Nowhere did Opel sell more cars in 2011 than in its domestic market, Europe's largest. Yet its share has steadily eroded in recent years to record lows - a key factor that has contributed to Opel's incessant flow of red ink. Despite winning two of the last four prestigious European Car of the Year awards with the Insignia and Ampera, the brand has been unable to shed its working class image in Germany and move upmarket where debilitating incentive wars are less common.
Chronic speculation over a possible sale or even controlled bankruptcy partly stoked by GM itself has not helped.

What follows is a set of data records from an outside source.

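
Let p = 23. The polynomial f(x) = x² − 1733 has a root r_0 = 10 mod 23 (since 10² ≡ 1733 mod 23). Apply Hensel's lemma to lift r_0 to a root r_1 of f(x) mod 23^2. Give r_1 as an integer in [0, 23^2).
r_1 = 171 (mod 529)

Hensel's recurrence: r_{i+1} = r_i − f(r_i)·(f′(r_i))^{-1} mod 23^{i+2}, with f′(x) = 2x. Iterate:
  r_0 = 10 (mod 23)
  r_1 = 171 (mod 529)
Final: r_1 = 171, and one checks f(r_1) ≡ 0 mod 23^2.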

Opel, which now needs to drastically lower its breakeven point by once again cutting thousands of jobs, plans to present a long-term business plan on June 28 that will likely entail the closure of its Bochum manufacturing plant in Germany.
Higher sales are an absolute must for Opel, but official data for May showed new car registrations falling twice as fast as the overall German car market compared to the previous year.
Given figures were even worse earlier this year, Labbe believes the downward trend has stopped: "May was a good month for us. Official data shows our market share rose (over April) to 7.9 percent and currently we expect this to improve further."
The new Zafira Tourer MPV, built exclusively in the endangered Bochum plant, has played a crucial role. Opel nearly doubled its share of the domestic van market to 20 percent in the first four months of this year thanks to the model.
Labbe played down speculation that Opel was artificially inflating sales, a claim recently made by Ferdinand Dudenhoeffer at the CAR-Center Automotive Research in Duisburg.